Revera launches digital health practice

Published on the 30/10/2017 | Written by Donovan Jackson


Digital health practice_Revera

Cloud services provider Revera is launching a digital health practice led by newly-appointed digital health expert and hospital doctor Dr Will Reedy…

In a statement, he said “The rise of digital technology and customer expectations of personalisation and immediacy are changing the dynamics between patients and carers, providing an opportunity to empower patients to manage their health. Much of the digital technology to fulfil these expectations is here today, but delivering smart solutions requires expert hands and solid partnerships with healthcare providers.”

The company said the digital health practice comes on the back of several projects it has executed to migrate legacy computing infrastructure used by Homecare Medical, Waikato DHB, and Western Bay of Plenty Primary Health Organisation, the Ministry of Health, and private providers to its Homeland IaaS Cloud.

Cloud computing infrastructure provider Revera, now part of Spark Digital along with Gen-i and CCL, says, ‘moving into the cloud is a precursor to end-to-end digital patient care’.

Take the Western Bay of Plenty Primary Health Organisation; according to a case study, its infrastructure consisted of ‘two servers in a closet supporting Microsoft Exchange and core admin application Medtech’. It had the choice of updating those machines or moving into the cloud. CIO Grant Ardern, “Buying new tin would repeat the same old problems. We didn’t want to build and kit out a data centre. I knew we faced significant changes [meeting the changing IT needs of the organisation], and I wanted to move quickly without being committed to sinking costs.”

Shovelling that lot into the cloud therefore made eminent sense. “We can cost new applications as services rather than develop a CAPEX business case,” Ardern added.

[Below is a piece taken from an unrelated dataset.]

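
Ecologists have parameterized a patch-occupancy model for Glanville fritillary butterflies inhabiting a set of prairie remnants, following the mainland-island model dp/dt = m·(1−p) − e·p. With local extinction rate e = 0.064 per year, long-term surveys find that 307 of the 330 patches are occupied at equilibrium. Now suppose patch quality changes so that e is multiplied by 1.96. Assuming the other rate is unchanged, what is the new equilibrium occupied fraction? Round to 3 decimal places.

Observed p* = 307/330 = 0.93030.
Balance m(1−p*) = e·p* gives m = e·p*/(1−p*) = 0.064×0.93030/0.06970 = 0.85422.
New p* = m/(m+e) = 0.85422/(0.85422+0.12544) = 0.87196.

0.872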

Waikato District Health Board is spending three years modernising core IT infrastructure in the cloud, retiring its data centre following a government directive requiring state health providers to adopt Infrastructure-as-a-Service (IaaS). In a  recent statement, CIO Geoff King said on-demand infrastructure services enables the DHB’s IT team to switch from managing commodity IT to higher-value services. “Technology is a critical enabler of efficient high-quality healthcare. This project is part of a much larger shift to cloud-based technology that will transform healthcare, paving the way for patient-centric IT and healthcare services closer to patient homes.”

On-demand services, King added, change the way the environment is managed. “We’re in a much stronger position to pinpoint the financial implications of our usage and capacity, and avoid under and over investment in IT.”

Revera said its digital health practice is part of a commitment to digitise patient care for consumers and providers using cloud computing and partner technology and ‘building a digital health ecosystem to help transform the delivery of health care across New Zealand’. Yes, it’s ‘just’ infrastructure, but being that infrastructure is the foundation, it does start here.

Reedy has a long involvement in health, both as a practicing doctor and digital health consultant. Chair of the Ministry of Health National Electronic Health Record Advisory Committee, he has led health and life sciences practices at consultancies Accenture, HP, and Cap Gemini. Before returning to New Zealand in 2015, he led digital health transformation programmes for large healthcare providers in North America, the UK, and Australia.